Parlez-en à Stephen Harper, qui a décidé à la toute dernière minute de s'y rendre.

Ou au président Obama, dont la rumeur voulait jeudi, au moment où l'échec semblait inévitable, qu'il annonce sa décision de ne pas aller à la conférence, et qui a fini par prononcer un discours sans enthousiasme.

Témoin symbolique, mais néanmoins éloquent de ce rendez-vous manqué: la photo de famille a été reportée, puis annulée.

3) 2010 sera une année éprouvante

Copenhague était le rendez-vous des rendez-vous, l'ultime rencontre pour sauver la planète. Et pourtant, la conférence s'est terminée sur un «au revoir», à l'année prochaine, à Mexico.

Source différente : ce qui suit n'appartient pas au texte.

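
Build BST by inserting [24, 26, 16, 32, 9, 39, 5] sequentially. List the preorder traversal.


Root = 24; build tree by BST insertion.
Preorder traversal: [24, 16, 9, 5, 26, 32, 39]


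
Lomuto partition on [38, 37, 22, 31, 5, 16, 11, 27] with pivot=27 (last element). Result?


Elements <= 27 go left of pivot.
Result: [22, 5, 16, 11, 27, 38, 31, 37], pivot at index 4


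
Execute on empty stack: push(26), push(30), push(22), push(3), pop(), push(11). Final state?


push(26) -> [26]
push(30) -> [26, 30]
push(22) -> [26, 30, 22]
push(3) -> [26, 30, 22, 3]
pop() returns 3 -> [26, 30, 22]
push(11) -> [26, 30, 22, 11]
Final stack (bottom to top): [26, 30, 22, 11]


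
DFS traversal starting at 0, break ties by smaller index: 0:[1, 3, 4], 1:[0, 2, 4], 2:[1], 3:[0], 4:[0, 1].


DFS stack-based: start with [0]
Visit order: [0, 1, 2, 4, 3]


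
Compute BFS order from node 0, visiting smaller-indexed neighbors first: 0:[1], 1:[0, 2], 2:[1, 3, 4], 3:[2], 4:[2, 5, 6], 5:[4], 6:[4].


BFS queue: start with [0]
Visit order: [0, 1, 2, 3, 4, 5, 6]


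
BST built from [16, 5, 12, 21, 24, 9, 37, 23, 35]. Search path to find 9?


BST root = 16
Search for 9: compare at each node
Path: [16, 5, 12, 9]


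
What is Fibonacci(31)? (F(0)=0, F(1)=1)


F(n)=F(n-1)+F(n-2)
...F(29)=514229, F(30)=832040, F(31)=1346269


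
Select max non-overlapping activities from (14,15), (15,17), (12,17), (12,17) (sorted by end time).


Greedy: pick earliest-ending, then skip overlaps.
Selected (2 activities): [(14, 15), (15, 17)]


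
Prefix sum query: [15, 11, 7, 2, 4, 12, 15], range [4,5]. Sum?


Prefix sums: [0, 15, 26, 33, 35, 39, 51, 66]
Sum[4..5] = prefix[6] - prefix[4] = 51 - 35 = 16


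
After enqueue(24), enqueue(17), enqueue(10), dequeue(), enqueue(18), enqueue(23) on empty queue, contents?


enqueue(24) -> [24]
enqueue(17) -> [24, 17]
enqueue(10) -> [24, 17, 10]
dequeue() returns 24 -> [17, 10]
enqueue(18) -> [17, 10, 18]
enqueue(23) -> [17, 10, 18, 23]
Final queue (front to back): [17, 10, 18, 23]


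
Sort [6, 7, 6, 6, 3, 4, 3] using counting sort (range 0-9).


Count array: [0, 0, 0, 2, 1, 0, 3, 1, 0, 0]
Reconstruct: [3, 3, 4, 6, 6, 6, 7]


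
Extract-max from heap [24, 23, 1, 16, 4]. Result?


Max = 24
Replace root with last, heapify down
Resulting heap: [23, 16, 1, 4]


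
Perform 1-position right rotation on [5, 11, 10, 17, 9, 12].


Right rotate by 1: [12, 5, 11, 10, 17, 9]


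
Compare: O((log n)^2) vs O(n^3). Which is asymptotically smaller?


polylogarithmic grows slower than cubic
O((log n)^2) is asymptotically smaller; O(n^3) grows faster


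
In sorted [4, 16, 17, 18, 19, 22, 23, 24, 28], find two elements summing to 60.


Two pointers: lo=0, hi=8
No pair sums to 60


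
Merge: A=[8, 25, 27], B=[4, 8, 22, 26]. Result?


Compare heads, take smaller each step.
Merged: [4, 8, 8, 22, 25, 26, 27]


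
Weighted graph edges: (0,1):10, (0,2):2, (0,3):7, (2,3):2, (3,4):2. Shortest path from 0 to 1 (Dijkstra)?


Dijkstra from 0:
Distances: {0: 0, 1: 10, 2: 2, 3: 4, 4: 6}
Shortest distance to 1 = 10, path = [0, 1]


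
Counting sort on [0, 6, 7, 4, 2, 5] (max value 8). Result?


Count array: [1, 0, 1, 0, 1, 1, 1, 1, 0]
Reconstruct: [0, 2, 4, 5, 6, 7]


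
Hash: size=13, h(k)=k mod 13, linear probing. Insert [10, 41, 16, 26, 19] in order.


Insertions: 10->slot 10; 41->slot 2; 16->slot 3; 26->slot 0; 19->slot 6
Table: [26, None, 41, 16, None, None, 19, None, None, None, 10, None, None]


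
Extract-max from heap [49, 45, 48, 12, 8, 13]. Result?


Max = 49
Replace root with last, heapify down
Resulting heap: [48, 45, 13, 12, 8]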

Jamais la mobilisation n'aura été aussi grande que dans les mois précédant ce sommet, jamais un tel sentiment d'urgence ne pourra se reproduire.

«Le risque, désormais, c'est le coup de blues post-Copenhague, la démobilisation, l'effilochement des opinions publiques», a indiqué avec justesse le climatologue français Hervé Le Treut.

Car, après tout le ramdam des derniers mois, les pays se sont quittés quasiment bredouilles, ce qui ne peut qu'alimenter la déception et le cynisme dans la population.

Les dirigeants, en effet, n'ont réussi à s'entendre ni sur un échéancier ni sur la hauteur des réductions d'émissions de gaz à effet de serre que chacun devra atteindre, et ce, à trois ans à peine de l'échéance de la première phase du protocole de Kyoto.

Pis encore, les divisions sont plus grandes que jamais: les pays en développement ne font plus confiance aux pays riches, qui ne font plus confiance à la Chine, qui s'est dissociée du groupe des pays en développement...

La communauté internationale a beau s'être donné rendez-vous à Mexico, en novembre 2010, rien ne garantit qu'elle aura alors plus de succès.